8. Apakah faktor pendukung dalam penyelenggaraan pendidikan ajaran
Rifa‟iyah di Pondok Pesantren Roudhotul Muttaqin?
Jawab:
Factor yang mendukung yang selama ini terlihat ya dukungan dari
masyarakat baik masyarakat sekitar pondok ataupun masyarakat-
masyarakat Rifa‟iyah, kemudia dari para pengurus organisasi Rifa‟iyah
dan, Pemerintah baik berupa bantuan fisik maupun non fisik.

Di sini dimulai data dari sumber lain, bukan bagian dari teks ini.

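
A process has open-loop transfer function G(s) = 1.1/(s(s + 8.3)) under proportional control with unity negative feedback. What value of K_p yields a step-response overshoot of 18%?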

Kemudian
Para Ustad dari luar banyak yang mau mengajar dengan suka rela dan
juga alumni banyak yang mau kembali ke pondok mengabdi lagi.
104
Nama informan : Zianidin Sofyan
Waktu : 09.15 WIB
Hari/Tanggal : Kamis, 19-05-2016
Tempat : Kantor pengurus
1. Maaf bapak, sebelumnya perkenalkan nama saya Fatchur Rohman,
mahasiswa iain salatiga, sowan saya disini dalam rangka tugas penelitian
skripsi, bolehkah saya menanyakan beberapa hal terkait pendidikan yang
dilaksanakan di Pondok Pesantren Roudhotul Muttaqin?
Jawab:
Iya mas silakan.
2. Bapak sudah mengajar di Pondok Pesantren Roudhotul Muttaqin sudah
berapa tahun?
Jawab:
Kira-kira sudah 9 tahunan mas
3. Metode apa saja yang selama ini dilaksanakan di Pondok Pesantren
Roudhotul Muttaqin?
Jawab:
metode pendidikan yang dilaksanakan di pondok ini yaitu sorogan
dengan kiai dan ustad, ngaji bandongan kitab-kitab tarjumah dan ekstra,
muswaroh pelajaran, dan hafalan nahwu sorof dan kitab tarjumah.

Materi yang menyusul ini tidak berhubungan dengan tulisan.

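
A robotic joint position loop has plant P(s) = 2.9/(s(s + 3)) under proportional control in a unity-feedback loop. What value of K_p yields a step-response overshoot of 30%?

From %OS = 100·exp(−πζ/√(1−ζ²)) = 30%, ζ = −ln(0.3)/√(π²+ln²(0.3)) = 0.3579.
Characteristic equation s² + 3s + 2.9K_p = 0 gives ζ = 3/(2√(2.9K_p)).
Setting ζ = 0.3579: √(2.9K_p) = 3/(2·0.3579) = 4.192, so K_p = 17.57/2.9 = 6.06.

K_p = 6.06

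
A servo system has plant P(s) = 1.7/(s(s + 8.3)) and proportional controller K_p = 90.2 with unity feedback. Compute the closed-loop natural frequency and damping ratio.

ω_n = 12.4 rad/s, ζ = 0.335

1 + K_p·P(s) = 0 gives s² + 8.3s + 153.3 = 0.
Matching s² + 2ζω_n s + ω_n²: ω_n = √153.3 = 12.38 rad/s and 2ζω_n = 8.3, so ζ = 8.3/(2·12.38) = 0.335.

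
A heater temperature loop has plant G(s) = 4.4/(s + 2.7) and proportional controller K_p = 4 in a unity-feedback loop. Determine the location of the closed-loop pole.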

4. Maaf boleh di jelaskan secara rinci bagaimana metode-metode tersebut
dilaksanakan?
105
Jawab:
Metode sorogan atau sering disebut maksud tarjumah yaitu dengan cara
membaca kitab kosongan kitab-kitab tarjumah di hadapan kiai atau ustad.
Untuk pembagian materinya disesuikan dengan tingkatan kelas di
madrasahnya. Misalnya, kalau santri baru yang masuk kelas SP itu
soroganya hanya membaca kitab abangan saja akan tetapi kalau santri
yang sudah berada di kelas satu, dua, dan tiga itu soroganya santri
disuruh membaca kitab tarjumah dan juga harus memaknainya.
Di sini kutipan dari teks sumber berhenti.